L’ennui est qu’il n’y a pas de trace écrite du clin d’œil. L’ordinateur n’a pas de symbole pour le représenter. Aussi Hillary Clinton pouvait-elle honnêtement affirmer cette semaine qu’aucun clin d’œil ne figurait dans les accords signés par les Etats-Unis et Israël. Ni dans aucun memorandum d’échanges oraux. Alors il n’y a pas d’arrangements. Aucune mention d’un clin d’œil dans un dossier ou document.
Pis encore : il semble que dans la culture afro-américaine, le clin d’œil soit inconnu. Quand Netanyahou est venu à la Maison Blanche et a cligné de l’œil, Barack Obama ne lui a pas répondu. Il a encore cligné, et Obama n’a toujours pas compris. Il a cligné et cligné et cligné jusqu’à que son visage lui fasse mal – rien. Obama pensait peut-être que Netanyahou avait un tic nerveux. C’est très embarrassant.
Que faire avec quelqu’un qui n’entre pas dans le clin d’œil ? Comment, pour l’amour de Dieu, lui faire répondre au clin d’œil ?
TEL EST le principal problème auquel est confronté le Premier ministre d’Israël.
Demain, il doit faire un grand discours. Pas seulement grand. Historique. Ce sera sa réponse retentissante au discours d’Obama en Egypte. Tout a été fait pour mettre les deux événements sur le même plan. Obama a parlé à l’université du Caire ? Netanyahou parlera à l’Université de Bar-Ilan, l’institution religieuse d’extrême droite qui a nourri le meurtrier de Yitzhak Rabin.
Mais ce n’est pas la seule similitude. Obama a dessiné les contours d’un nouveau Moyen-Orient ? Netanyahou dessinera les contours du vieux Moyen-Orient. Obama a parlé d’un avenir de paix, de coopération et de respect mutuel ? Netanyahou parlera d’un passé d’Holocauste, de violence, de haine et de peurs.

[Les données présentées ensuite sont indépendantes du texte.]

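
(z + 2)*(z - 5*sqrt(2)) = z^2 - 5*sqrt(2)*z + 2*z - 10*sqrt(2)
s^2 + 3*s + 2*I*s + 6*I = (s + 3)*(s + 2*I)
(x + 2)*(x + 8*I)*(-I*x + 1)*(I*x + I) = x^4 + 3*x^3 + 9*I*x^3 - 6*x^2 + 27*I*x^2 - 24*x + 18*I*x - 16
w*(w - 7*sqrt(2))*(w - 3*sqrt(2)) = w^3 - 10*sqrt(2)*w^2 + 42*w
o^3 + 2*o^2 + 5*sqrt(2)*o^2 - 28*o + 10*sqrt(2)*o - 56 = (o + 2)*(o - 2*sqrt(2))*(o + 7*sqrt(2))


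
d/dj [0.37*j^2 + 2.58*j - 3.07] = 0.74*j + 2.58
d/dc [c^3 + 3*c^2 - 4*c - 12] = 3*c^2 + 6*c - 4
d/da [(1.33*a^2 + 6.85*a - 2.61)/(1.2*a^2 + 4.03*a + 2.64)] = (-2.8601*a^2 + 13.2864*a + 28.6023)/(1.44*a^4 + 9.672*a^3 + 22.5769*a^2 + 21.2784*a + 6.9696)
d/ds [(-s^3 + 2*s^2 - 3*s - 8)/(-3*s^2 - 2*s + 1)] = (3*s^4 + 4*s^3 - 16*s^2 - 44*s - 19)/(9*s^4 + 12*s^3 - 2*s^2 - 4*s + 1)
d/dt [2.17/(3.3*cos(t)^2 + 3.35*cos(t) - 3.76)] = (14.322*cos(t) + 7.2695)*sin(t)/(3.3*cos(t)^2 + 3.35*cos(t) - 3.76)^2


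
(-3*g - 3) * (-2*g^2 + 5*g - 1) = 6*g^3 - 9*g^2 - 12*g + 3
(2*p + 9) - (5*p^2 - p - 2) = -5*p^2 + 3*p + 11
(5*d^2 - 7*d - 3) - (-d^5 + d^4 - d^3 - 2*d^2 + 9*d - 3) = d^5 - d^4 + d^3 + 7*d^2 - 16*d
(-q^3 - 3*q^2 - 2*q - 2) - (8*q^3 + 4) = -9*q^3 - 3*q^2 - 2*q - 6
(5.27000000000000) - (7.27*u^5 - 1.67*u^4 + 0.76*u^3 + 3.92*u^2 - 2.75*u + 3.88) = -7.27*u^5 + 1.67*u^4 - 0.76*u^3 - 3.92*u^2 + 2.75*u + 1.39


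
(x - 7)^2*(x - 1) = x^3 - 15*x^2 + 63*x - 49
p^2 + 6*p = p*(p + 6)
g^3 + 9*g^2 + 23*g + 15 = (g + 1)*(g + 3)*(g + 5)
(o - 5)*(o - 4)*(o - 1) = o^3 - 10*o^2 + 29*o - 20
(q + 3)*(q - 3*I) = q^2 + 3*q - 3*I*q - 9*I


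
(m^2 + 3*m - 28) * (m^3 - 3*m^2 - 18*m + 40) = m^5 - 55*m^3 + 70*m^2 + 624*m - 1120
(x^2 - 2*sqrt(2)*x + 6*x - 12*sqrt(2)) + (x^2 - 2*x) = 2*x^2 - 2*sqrt(2)*x + 4*x - 12*sqrt(2)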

Le plus gros problème à résoudre pour Netanyahou est de faire prendre le vieux pour du nouveau. Faire que les vieux clichés fatigués d’hier sonnent comme l’appel au ralliement pour demain. Mais comment faire cela sans utiliser les clins d’œil, face à une personne qui ne comprend pas les clins d’œil ?

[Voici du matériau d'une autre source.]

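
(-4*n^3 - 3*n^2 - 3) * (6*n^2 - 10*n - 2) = -24*n^5 + 22*n^4 + 38*n^3 - 12*n^2 + 30*n + 6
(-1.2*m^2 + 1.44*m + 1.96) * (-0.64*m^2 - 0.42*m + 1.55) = 0.768*m^4 - 0.4176*m^3 - 3.7192*m^2 + 1.4088*m + 3.038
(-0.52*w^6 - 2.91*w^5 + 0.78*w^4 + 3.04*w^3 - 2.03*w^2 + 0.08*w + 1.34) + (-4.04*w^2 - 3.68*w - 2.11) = -0.52*w^6 - 2.91*w^5 + 0.78*w^4 + 3.04*w^3 - 6.07*w^2 - 3.6*w - 0.77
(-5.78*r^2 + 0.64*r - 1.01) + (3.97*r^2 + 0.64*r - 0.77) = -1.81*r^2 + 1.28*r - 1.78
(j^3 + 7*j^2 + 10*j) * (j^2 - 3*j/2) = j^5 + 11*j^4/2 - j^3/2 - 15*j^2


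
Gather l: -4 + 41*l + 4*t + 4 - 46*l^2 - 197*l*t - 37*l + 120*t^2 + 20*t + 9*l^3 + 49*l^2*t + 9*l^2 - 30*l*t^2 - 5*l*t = 9*l^3 + l^2*(49*t - 37) + l*(-30*t^2 - 202*t + 4) + 120*t^2 + 24*t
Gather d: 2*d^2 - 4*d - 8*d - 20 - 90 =2*d^2 - 12*d - 110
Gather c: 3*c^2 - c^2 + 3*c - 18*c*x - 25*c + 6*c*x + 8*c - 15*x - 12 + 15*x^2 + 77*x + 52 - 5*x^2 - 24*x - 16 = 2*c^2 + c*(-12*x - 14) + 10*x^2 + 38*x + 24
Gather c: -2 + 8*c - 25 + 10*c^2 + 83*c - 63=10*c^2 + 91*c - 90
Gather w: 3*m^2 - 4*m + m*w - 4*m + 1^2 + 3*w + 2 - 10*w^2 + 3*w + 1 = 3*m^2 - 8*m - 10*w^2 + w*(m + 6) + 4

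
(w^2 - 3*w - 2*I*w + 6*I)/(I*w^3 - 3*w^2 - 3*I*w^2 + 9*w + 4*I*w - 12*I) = (-I*w - 2)/(w^2 + 3*I*w + 4)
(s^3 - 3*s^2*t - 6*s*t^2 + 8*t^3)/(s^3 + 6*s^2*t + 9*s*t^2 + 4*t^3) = (s^3 - 3*s^2*t - 6*s*t^2 + 8*t^3)/(s^3 + 6*s^2*t + 9*s*t^2 + 4*t^3)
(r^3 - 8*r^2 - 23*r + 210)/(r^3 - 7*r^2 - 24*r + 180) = (r - 7)/(r - 6)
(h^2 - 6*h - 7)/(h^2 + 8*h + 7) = (h - 7)/(h + 7)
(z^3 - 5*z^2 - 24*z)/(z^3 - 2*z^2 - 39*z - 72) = z/(z + 3)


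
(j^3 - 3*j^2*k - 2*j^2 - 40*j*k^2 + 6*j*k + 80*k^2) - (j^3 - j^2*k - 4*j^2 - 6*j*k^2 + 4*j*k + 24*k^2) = -2*j^2*k + 2*j^2 - 34*j*k^2 + 2*j*k + 56*k^2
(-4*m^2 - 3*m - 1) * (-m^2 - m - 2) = 4*m^4 + 7*m^3 + 12*m^2 + 7*m + 2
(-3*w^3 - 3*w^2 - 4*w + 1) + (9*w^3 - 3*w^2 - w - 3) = 6*w^3 - 6*w^2 - 5*w - 2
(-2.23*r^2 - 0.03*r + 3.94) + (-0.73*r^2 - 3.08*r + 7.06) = -2.96*r^2 - 3.11*r + 11.0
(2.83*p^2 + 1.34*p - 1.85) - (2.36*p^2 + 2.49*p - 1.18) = 0.47*p^2 - 1.15*p - 0.67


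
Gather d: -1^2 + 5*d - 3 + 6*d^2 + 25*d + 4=6*d^2 + 30*d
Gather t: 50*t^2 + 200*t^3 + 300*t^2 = 200*t^3 + 350*t^2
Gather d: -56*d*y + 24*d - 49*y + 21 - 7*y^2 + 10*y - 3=d*(24 - 56*y) - 7*y^2 - 39*y + 18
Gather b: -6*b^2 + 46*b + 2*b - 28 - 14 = -6*b^2 + 48*b - 42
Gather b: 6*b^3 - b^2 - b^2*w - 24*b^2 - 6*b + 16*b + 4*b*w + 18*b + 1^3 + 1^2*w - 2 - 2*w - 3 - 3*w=6*b^3 + b^2*(-w - 25) + b*(4*w + 28) - 4*w - 4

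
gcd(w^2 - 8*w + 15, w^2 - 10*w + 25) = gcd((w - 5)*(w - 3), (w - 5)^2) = w - 5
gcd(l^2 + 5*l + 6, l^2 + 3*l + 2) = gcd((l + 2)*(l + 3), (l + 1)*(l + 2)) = l + 2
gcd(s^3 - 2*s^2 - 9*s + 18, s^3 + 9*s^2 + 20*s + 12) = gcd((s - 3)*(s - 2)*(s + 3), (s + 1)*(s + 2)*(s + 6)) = 1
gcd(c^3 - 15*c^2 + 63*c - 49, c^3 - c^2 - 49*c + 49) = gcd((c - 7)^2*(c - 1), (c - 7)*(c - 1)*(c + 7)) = c^2 - 8*c + 7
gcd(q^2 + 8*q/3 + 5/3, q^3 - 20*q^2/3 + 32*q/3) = 1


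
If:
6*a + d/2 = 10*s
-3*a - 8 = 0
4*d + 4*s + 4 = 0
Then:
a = -8/3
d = 4/7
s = -11/7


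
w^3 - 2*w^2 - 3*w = w*(w - 3)*(w + 1)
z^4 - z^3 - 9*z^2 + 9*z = z*(z - 3)*(z - 1)*(z + 3)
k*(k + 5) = k^2 + 5*k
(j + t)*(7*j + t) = 7*j^2 + 8*j*t + t^2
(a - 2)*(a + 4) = a^2 + 2*a - 8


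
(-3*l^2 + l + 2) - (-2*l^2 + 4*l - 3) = -l^2 - 3*l + 5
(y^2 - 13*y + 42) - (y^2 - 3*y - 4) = 46 - 10*y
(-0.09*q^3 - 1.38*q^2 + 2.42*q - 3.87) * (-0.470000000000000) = 0.0423*q^3 + 0.6486*q^2 - 1.1374*q + 1.8189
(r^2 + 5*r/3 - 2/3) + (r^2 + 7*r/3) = 2*r^2 + 4*r - 2/3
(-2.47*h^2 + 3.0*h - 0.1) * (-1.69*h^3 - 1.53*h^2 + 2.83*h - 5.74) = 4.1743*h^5 - 1.2909*h^4 - 11.4111*h^3 + 22.8208*h^2 - 17.503*h + 0.574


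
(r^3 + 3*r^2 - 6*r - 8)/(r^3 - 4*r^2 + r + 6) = (r + 4)/(r - 3)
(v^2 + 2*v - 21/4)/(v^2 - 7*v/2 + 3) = (v + 7/2)/(v - 2)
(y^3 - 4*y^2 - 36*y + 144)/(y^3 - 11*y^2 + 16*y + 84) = (y^2 + 2*y - 24)/(y^2 - 5*y - 14)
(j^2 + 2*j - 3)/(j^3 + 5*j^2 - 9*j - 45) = (j - 1)/(j^2 + 2*j - 15)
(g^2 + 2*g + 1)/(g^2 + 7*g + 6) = (g + 1)/(g + 6)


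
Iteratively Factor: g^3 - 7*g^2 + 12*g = (g - 4)*(g^2 - 3*g) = g*(g - 4)*(g - 3)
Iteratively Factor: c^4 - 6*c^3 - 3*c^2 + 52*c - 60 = (c + 3)*(c^3 - 9*c^2 + 24*c - 20) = (c - 2)*(c + 3)*(c^2 - 7*c + 10) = (c - 5)*(c - 2)*(c + 3)*(c - 2)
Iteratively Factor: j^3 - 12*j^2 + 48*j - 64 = (j - 4)*(j^2 - 8*j + 16) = (j - 4)^2*(j - 4)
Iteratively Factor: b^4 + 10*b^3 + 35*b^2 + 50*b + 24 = (b + 3)*(b^3 + 7*b^2 + 14*b + 8) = (b + 1)*(b + 3)*(b^2 + 6*b + 8) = (b + 1)*(b + 2)*(b + 3)*(b + 4)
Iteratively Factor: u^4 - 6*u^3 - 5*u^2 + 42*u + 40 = (u - 4)*(u^3 - 2*u^2 - 13*u - 10) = (u - 5)*(u - 4)*(u^2 + 3*u + 2) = (u - 5)*(u - 4)*(u + 2)*(u + 1)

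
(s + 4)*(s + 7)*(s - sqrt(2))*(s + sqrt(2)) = s^4 + 11*s^3 + 26*s^2 - 22*s - 56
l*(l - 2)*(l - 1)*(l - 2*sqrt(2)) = l^4 - 3*l^3 - 2*sqrt(2)*l^3 + 2*l^2 + 6*sqrt(2)*l^2 - 4*sqrt(2)*l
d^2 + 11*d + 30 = (d + 5)*(d + 6)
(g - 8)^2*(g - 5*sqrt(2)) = g^3 - 16*g^2 - 5*sqrt(2)*g^2 + 64*g + 80*sqrt(2)*g - 320*sqrt(2)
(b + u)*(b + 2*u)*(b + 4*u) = b^3 + 7*b^2*u + 14*b*u^2 + 8*u^3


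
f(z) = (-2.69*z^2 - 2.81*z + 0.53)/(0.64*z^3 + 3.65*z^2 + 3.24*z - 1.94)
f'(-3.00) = 2.03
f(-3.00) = -3.90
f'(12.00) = 0.02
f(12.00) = -0.25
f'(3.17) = 0.07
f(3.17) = -0.54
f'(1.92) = 0.14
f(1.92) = -0.66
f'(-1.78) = -151.21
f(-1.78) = -12.06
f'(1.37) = 0.24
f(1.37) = -0.76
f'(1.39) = 0.23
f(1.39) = -0.76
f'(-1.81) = -72.35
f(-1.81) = -8.92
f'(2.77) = 0.09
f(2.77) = -0.57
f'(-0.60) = -0.08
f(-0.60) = -0.46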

Comment parler de la “croissance naturelle” des colons sans clin d’œil ? Comment parler d’un Etat palestinien sans clin d’œil ? Comment parler d’accélerer les négociations de paix avec les Palestiniens sans clin d’œil ?
La plupart des meilleurs tailleurs ont été consultés pour qu’ils donnent des conseils sur les nouveaux habits de l’empereur. Ministres et membres de la Knesset et professeurs et magiciens et, bien sûr, Shimon Peres.

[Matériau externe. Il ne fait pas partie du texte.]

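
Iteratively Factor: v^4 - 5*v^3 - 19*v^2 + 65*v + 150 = (v - 5)*(v^3 - 19*v - 30) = (v - 5)*(v + 2)*(v^2 - 2*v - 15) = (v - 5)*(v + 2)*(v + 3)*(v - 5)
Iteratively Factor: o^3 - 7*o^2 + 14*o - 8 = (o - 1)*(o^2 - 6*o + 8) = (o - 4)*(o - 1)*(o - 2)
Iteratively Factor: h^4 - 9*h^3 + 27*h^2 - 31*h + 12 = (h - 4)*(h^3 - 5*h^2 + 7*h - 3) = (h - 4)*(h - 1)*(h^2 - 4*h + 3) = (h - 4)*(h - 1)^2*(h - 3)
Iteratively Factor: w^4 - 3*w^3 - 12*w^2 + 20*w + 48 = (w - 3)*(w^3 - 12*w - 16) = (w - 3)*(w + 2)*(w^2 - 2*w - 8) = (w - 3)*(w + 2)^2*(w - 4)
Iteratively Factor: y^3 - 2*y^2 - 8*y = (y - 4)*(y^2 + 2*y) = (y - 4)*(y + 2)*(y)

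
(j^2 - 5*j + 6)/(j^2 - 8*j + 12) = (j - 3)/(j - 6)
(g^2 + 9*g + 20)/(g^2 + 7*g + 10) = (g + 4)/(g + 2)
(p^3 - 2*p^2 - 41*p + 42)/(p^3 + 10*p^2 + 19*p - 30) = (p - 7)/(p + 5)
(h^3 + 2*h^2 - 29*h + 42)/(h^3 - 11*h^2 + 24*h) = (h^2 + 5*h - 14)/(h*(h - 8))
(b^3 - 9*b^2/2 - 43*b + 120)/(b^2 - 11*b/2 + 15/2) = (b^2 - 2*b - 48)/(b - 3)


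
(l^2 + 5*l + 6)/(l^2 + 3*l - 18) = (l^2 + 5*l + 6)/(l^2 + 3*l - 18)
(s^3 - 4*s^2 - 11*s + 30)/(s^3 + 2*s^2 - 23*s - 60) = (s - 2)/(s + 4)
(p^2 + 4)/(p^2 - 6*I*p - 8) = (p + 2*I)/(p - 4*I)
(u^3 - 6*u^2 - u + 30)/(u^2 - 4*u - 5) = (u^2 - u - 6)/(u + 1)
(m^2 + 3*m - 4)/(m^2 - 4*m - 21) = (-m^2 - 3*m + 4)/(-m^2 + 4*m + 21)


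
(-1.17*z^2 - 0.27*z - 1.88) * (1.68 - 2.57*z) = 3.0069*z^3 - 1.2717*z^2 + 4.378*z - 3.1584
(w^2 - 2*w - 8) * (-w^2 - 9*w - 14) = -w^4 - 7*w^3 + 12*w^2 + 100*w + 112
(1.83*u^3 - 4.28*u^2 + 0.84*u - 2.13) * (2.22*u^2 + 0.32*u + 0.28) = 4.0626*u^5 - 8.916*u^4 + 1.0076*u^3 - 5.6582*u^2 - 0.4464*u - 0.5964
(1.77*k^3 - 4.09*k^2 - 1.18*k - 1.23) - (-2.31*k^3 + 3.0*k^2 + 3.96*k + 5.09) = 4.08*k^3 - 7.09*k^2 - 5.14*k - 6.32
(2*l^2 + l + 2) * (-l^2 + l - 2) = -2*l^4 + l^3 - 5*l^2 - 4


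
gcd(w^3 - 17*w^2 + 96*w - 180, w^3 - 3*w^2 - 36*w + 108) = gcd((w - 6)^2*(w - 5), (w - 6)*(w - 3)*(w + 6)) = w - 6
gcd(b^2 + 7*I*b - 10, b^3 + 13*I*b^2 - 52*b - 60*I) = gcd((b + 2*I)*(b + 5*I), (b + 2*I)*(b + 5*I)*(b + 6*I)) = b^2 + 7*I*b - 10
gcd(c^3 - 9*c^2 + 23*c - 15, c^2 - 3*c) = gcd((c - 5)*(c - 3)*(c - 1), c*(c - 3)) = c - 3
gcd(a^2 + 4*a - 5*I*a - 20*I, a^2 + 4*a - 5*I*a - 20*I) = a^2 + a*(4 - 5*I) - 20*I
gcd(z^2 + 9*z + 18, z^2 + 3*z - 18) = z + 6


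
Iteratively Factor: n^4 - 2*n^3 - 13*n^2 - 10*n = (n)*(n^3 - 2*n^2 - 13*n - 10) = n*(n + 1)*(n^2 - 3*n - 10) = n*(n + 1)*(n + 2)*(n - 5)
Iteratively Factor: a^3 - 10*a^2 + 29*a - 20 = (a - 5)*(a^2 - 5*a + 4) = (a - 5)*(a - 1)*(a - 4)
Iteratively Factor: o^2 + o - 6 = (o - 2)*(o + 3)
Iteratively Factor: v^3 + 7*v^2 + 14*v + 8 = (v + 2)*(v^2 + 5*v + 4) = (v + 2)*(v + 4)*(v + 1)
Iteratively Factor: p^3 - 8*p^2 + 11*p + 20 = (p + 1)*(p^2 - 9*p + 20) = (p - 5)*(p + 1)*(p - 4)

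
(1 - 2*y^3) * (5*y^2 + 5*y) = -10*y^5 - 10*y^4 + 5*y^2 + 5*y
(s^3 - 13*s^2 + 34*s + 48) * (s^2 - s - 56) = s^5 - 14*s^4 - 9*s^3 + 742*s^2 - 1952*s - 2688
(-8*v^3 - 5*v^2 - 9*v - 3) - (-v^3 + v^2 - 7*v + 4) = -7*v^3 - 6*v^2 - 2*v - 7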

Tous ont été d’accord pour dire qu’il faut façonner un beau vêtement, des pantalons à la mode et une cravatte colorée – que seules les personnes les plus judicieuses distigueront.
AUTREFOIS nous invoquions l’Holocauste. Nous disions Holocauste, et la salle devenait silencieuse. Nous pouvions opprimer les Palestiniens, voler leurs terres, installer des colonies, multiplier des checkpoints partout comme des crottes de mouches, bloquer Gaza et ainsi de suite. Quand les Goys ouvraient leurs bouches pour protester, nous criions “Holocauste” et les mots se figeaient sur leurs lèvres.
Alors que faire avec quelqu’un qui parle sans arrêt de l’Holocauste et qui dénonce ceux qui le nient ? Quelqu’un qui en fait se donne la peine de visiter un camp de concentration et d’emmener avec lui “M. Holocauste”, Elie Wiesel, en personne ?
Pas étonnant que notre Premier ministre se tourne et se retourne dans son lit pour trouver le repos de son âme. Netanyahou sans l’Holocauste, c’est comme le Pape sans la croix. Netanyahou sans “un second Holocauste”, comment peut-il parler sur l’Iran. Que peut-il dire sur le Danger Existentiel, qui nous empêche de démanteler les cabanes en Judée et les hangars en Samarie ?
(Dieu merci : enfin Mahmoud Ahmadinejad, notre principal atout dans la région, a été réélu.)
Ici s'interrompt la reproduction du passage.